Open Arnold1 opened 1 year ago

Arnold1 commented 1 year ago

Hi,

i have a question to inserting 1 million key/value into redis. the key is a string of len 30. the value are around 30KB of bytes.

if i have 1 million key/value 30 KB = 30 GB (total). i could create batches of 10K elements 30 KB = 300MB. is there a rule of thump how big the batch size should be? i could try different sizes and measure...

i saw there are 2 options:

i assume pipe = redis_client.pipeline() and call pipe.set is a bit faster than redis_client.mset - since its not an atomic operation? but than i need to do the error handling myself etc.

is there another option i missed?

i was reading some infos here: https://redis.io/docs/manual/patterns/bulk-loading/ - is pipe = redis_client.pipeline() and call pipe.set doing the same internally?

steve-mavens commented 1 year ago

I don't speak on behalf of the redis-py project, but:

The difference between mset and pipeline is whether you want to create one big Redis command per batch of keys processed in a single round-trip to Redis (mset), or several smaller Redis commands per batch of keys (pipeline) that, thanks to the way pipelines work, will still be sent to Redis together. If that sounds like not much of a difference -- indeed, it might not make much difference! I think a pipeline is more flexible, though, since you have the option of sending lots of SET commands together and then not be a single transaction. With mset you're tying together the size of data sent in one go over the network, and Redis's internal locking. There's nothing to stop you doing both: mset N keys at a time, then and bundle M mset calls into a pipeline, for a total of N * M keys per pipeline. But that's probably too many variables to optimise.

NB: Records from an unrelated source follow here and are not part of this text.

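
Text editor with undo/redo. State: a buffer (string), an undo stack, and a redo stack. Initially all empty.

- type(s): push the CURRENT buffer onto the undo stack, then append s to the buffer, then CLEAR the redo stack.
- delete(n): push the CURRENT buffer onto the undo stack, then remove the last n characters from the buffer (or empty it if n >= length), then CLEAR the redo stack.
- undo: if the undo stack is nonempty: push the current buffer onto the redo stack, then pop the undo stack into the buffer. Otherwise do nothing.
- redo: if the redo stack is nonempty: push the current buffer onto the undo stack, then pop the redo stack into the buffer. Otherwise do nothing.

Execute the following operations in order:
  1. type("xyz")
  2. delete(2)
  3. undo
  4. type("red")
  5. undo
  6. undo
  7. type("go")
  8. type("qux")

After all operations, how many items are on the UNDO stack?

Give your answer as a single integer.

After op 1 (type): buf='xyz' undo_depth=1 redo_depth=0
After op 2 (delete): buf='x' undo_depth=2 redo_depth=0
After op 3 (undo): buf='xyz' undo_depth=1 redo_depth=1
After op 4 (type): buf='xyzred' undo_depth=2 redo_depth=0
After op 5 (undo): buf='xyz' undo_depth=1 redo_depth=1
After op 6 (undo): buf='(empty)' undo_depth=0 redo_depth=2
After op 7 (type): buf='go' undo_depth=1 redo_depth=0
After op 8 (type): buf='goqux' undo_depth=2 redo_depth=0

Answer: 2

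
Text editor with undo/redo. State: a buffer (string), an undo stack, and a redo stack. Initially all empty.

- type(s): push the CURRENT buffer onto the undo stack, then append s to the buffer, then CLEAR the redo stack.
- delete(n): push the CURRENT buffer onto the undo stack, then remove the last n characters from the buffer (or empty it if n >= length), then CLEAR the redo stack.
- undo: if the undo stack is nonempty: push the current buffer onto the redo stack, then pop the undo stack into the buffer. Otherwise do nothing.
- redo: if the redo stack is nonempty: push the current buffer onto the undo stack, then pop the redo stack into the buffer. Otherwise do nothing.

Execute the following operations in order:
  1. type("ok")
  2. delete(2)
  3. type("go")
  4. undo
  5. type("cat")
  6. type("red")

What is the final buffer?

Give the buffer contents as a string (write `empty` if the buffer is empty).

Answer: catred

Derivation:
After op 1 (type): buf='ok' undo_depth=1 redo_depth=0
After op 2 (delete): buf='(empty)' undo_depth=2 redo_depth=0
After op 3 (type): buf='go' undo_depth=3 redo_depth=0
After op 4 (undo): buf='(empty)' undo_depth=2 redo_depth=1
After op 5 (type): buf='cat' undo_depth=3 redo_depth=0
After op 6 (type): buf='catred' undo_depth=4 redo_depth=0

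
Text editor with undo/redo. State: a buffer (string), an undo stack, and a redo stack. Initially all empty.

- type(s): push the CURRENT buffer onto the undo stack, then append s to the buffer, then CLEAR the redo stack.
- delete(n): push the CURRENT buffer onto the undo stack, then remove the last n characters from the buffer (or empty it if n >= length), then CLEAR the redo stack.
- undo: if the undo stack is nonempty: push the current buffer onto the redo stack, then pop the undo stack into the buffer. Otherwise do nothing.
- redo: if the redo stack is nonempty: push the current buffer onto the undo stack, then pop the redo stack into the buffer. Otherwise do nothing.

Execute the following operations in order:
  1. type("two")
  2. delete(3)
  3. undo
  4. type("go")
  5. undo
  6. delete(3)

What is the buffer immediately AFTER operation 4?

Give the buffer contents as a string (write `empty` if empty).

After op 1 (type): buf='two' undo_depth=1 redo_depth=0
After op 2 (delete): buf='(empty)' undo_depth=2 redo_depth=0
After op 3 (undo): buf='two' undo_depth=1 redo_depth=1
After op 4 (type): buf='twogo' undo_depth=2 redo_depth=0

Answer: twogo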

Pipelines are somewhat similar to the bulk loading. One optimisation of the bulk loader is that because it takes Redis protocol data as its input, it never even has to "understand" the syntax of its input, or find the boundaries between commands. It just writes bytes from the input to the Redis socket. A pipeline is still serialising one command at a time, converting them to Redis protocol. But it is writing a series of Redis-protocol commands to the socket at once, same as redis-cli --pipe does. I haven't looked at the source for redis-cli for the exact details, but the docs say it starts reading data back from the response while it's still writing: "At the same time it reads data when available, trying to parse it.". redis-py pipelines do not do this, see _execute_pipeline and _execute_transaction in https://github.com/redis/redis-py/blob/master/redis/client.py. First they write all the commands, then they read all the responses, all in the same thread. It's possible this could make a difference in some circumstances, depending how the network and the Redis server are affected by the fact that by the time you've finished writing, there's a lot of data backed up in the response. It could potentially even deadlock, if the server has a limit how much data it will buffer when the output isn't being consumed. But quite possibly the Redis server has no such limit. If it has enough RAM to store your 300GB, then it has approximately enough RAM to store a million small responses too!

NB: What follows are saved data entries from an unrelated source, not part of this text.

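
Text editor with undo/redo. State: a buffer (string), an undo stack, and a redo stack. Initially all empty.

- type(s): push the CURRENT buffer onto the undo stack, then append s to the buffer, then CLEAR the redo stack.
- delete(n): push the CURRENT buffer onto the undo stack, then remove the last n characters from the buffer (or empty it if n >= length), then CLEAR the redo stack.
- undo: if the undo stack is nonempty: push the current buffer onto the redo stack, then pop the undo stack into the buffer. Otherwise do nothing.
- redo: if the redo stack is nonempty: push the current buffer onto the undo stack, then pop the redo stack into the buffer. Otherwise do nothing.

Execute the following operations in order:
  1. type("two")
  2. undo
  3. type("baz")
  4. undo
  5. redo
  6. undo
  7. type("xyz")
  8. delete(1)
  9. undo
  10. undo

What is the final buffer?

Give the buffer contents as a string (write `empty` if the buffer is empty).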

Also on bulk loading - part of the point of using a Redis client like redis-py is so that you don't have to understand and use the Redis protocol. But if the redis-py client is taking too long to load your million keys, and you can't optimise it, then bulk loading could be the next thing to try. Bear in mind it requires a separate dependency in your application, since you'll need the redis-cli program installed. Still, it might be worth running this once to give you a target time: if your redis-py code is running close to this time then there's not much room left to optimise your redis-py code, and you can stop.